What Mr. Russell is referring to is an exemption from the Community Preservation Fund Transfer Tax that went into effect in 2000 on all transfers of real property within the five towns of Eastern Long Island. In Southold and Riverhead, the tax is 2% on transfers of unimproved property over $75,000, and improved property over $150,000, paid at the closing. In Shelter Island, Southampton, and East Hampton, the tax is 2% on transfers of unimproved properties over $100,000, and improved properties over $250,000. While either the buyer or seller may pay the tax, it is typically paid by the buyer.
Since 2008, qualified first-time homebuyers in Shelter Island, Southampton, and East Hampton whose household income did not exceeded $126,000 and the price of the home did not exceed $734,000 were eligible for the exemption. According to Philip Beltz, Special Projects Coordinator for the Town of Southold, effective September 23, 2014, qualified first-time homebuyers in the Town of Southold whose household incomes do not exceed $126,120 and prices of the home do not exceed $367,140, will be eligible for the exemption.
In the Towns that have already allowed the exemption, a purchaser could avoid having to pay the tax at closing by having made application after a signed contract to purchase the property had been entered into and before closing. It is also possible to apply retroactively for the exemption. Anyone desiring information about how the Town of Southold will process requests for the exemption should contact Mr. Beltz at 631-765-5806.
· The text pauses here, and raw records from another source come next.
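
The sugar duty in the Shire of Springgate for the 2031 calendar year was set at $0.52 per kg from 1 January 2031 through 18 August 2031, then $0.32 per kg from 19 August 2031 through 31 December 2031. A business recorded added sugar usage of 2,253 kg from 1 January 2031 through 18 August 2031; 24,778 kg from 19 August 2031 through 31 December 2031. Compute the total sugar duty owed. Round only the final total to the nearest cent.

$9,100.52

1 January – 18 August 2031: 2,253 kg at $0.52/kg → $1,171.56
19 August – 31 December 2031: 24,778 kg at $0.32/kg → $7,928.96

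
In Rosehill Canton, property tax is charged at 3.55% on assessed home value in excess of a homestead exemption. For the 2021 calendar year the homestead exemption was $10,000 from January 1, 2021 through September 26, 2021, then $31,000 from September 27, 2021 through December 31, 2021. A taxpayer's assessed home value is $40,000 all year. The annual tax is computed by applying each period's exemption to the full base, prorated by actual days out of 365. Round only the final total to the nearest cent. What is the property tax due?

January 1 – September 26, 2021: 269 days, exemption $10,000 → ($40,000 − $10,000) × 3.55% × 269/365 = $784.8904
September 27 – December 31, 2021: 96 days, exemption $31,000 → ($40,000 − $31,000) × 3.55% × 96/365 = $84.0329
Total = $868.9233

$868.92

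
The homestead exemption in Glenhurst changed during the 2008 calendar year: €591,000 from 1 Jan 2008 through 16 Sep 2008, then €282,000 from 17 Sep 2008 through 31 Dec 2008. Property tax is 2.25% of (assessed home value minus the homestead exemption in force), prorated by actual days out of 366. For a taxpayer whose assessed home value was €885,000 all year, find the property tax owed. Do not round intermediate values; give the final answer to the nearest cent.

1 Jan – 16 Sep 2008: 260 days, exemption €591,000 → (€885,000 − €591,000) × 2.25% × 260/366 = €4,699.1803
17 Sep – 31 Dec 2008: 106 days, exemption €282,000 → (€885,000 − €282,000) × 2.25% × 106/366 = €3,929.3852
Total = €8,628.5656

€8,628.57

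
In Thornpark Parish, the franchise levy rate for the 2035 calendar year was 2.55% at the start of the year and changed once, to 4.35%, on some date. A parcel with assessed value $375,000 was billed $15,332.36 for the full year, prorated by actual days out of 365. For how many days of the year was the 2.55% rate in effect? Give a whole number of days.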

Before the proposed exemption was submitted to the Town Board and State Legislature for approval, the Housing Advisory Commission did an analysis of past purchases to determine the possible savings to qualified buyers at what cost to the Community Preservation Fund. It showed that the typical buyer would have saved approximately $2,000 in closing costs at a cost of approximately 3% to the Fund. The Commission, and subsequently the Town Board and Peconic Bay State legislators, Fred Thiele, Kenneth LaValle, and Anthony Palumbo, felt that the opportunity to assist buyers who wanted to live in Southold justified the loss of revenue, especially in light of the need for affordable housing.
While this step effort will not, in itself, provide sufficient opportunities for those families who choose to live and work in Southold, it is a step forward.